As is the case with ethical consumption in general, not everyone is equally likely to buy fair-trade products. For instance, Littrell and Dickson (1999) found that buyers of cultural (ethnic) fair-trade products were demographically quite homogeneous and consisted of highly educated, well-off Caucasian women in their forties. A large proportion of them were teachers, health professionals, and social workers. Idea Consult (2002) concluded that the Belgian fair-trade consumer is relatively highly educated and has a relatively high income and social status. In addition, personal values appear to play a role in fair-trade buying behavior. For instance, Littrell and Dickson (1999) found that buyers of cultural fair-trade products attached more importance to altruism, equality, peace, and a beautiful and environmentally secure world, and less importance to inner-directed values such as self-respect and inner harmony. In this study, consumers are segmented according to their willingness to pay for different coffee attributes (including the fair-trade attribute).

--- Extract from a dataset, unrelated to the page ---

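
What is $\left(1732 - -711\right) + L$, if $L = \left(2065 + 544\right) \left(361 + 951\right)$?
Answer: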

The consumer segments are then defined based on sociodemographic characteristics and their terminal and instrumental values.
In summary, this study investigates the following research questions
1
What is the relative importance that consumers attach to a fair-trade label in their coffee-buying decision, compared with other attributes? Can segments of consumers be defined based on their relative willingness to pay for different coffee attributes? What is their willingness to pay a price premium for the fair-trade attribute? The narrow definition of fair trade (a fair price for products of producers from developing countries) is used.
2
To what extent are the consumer segments different in terms of demographic characteristics and personal values?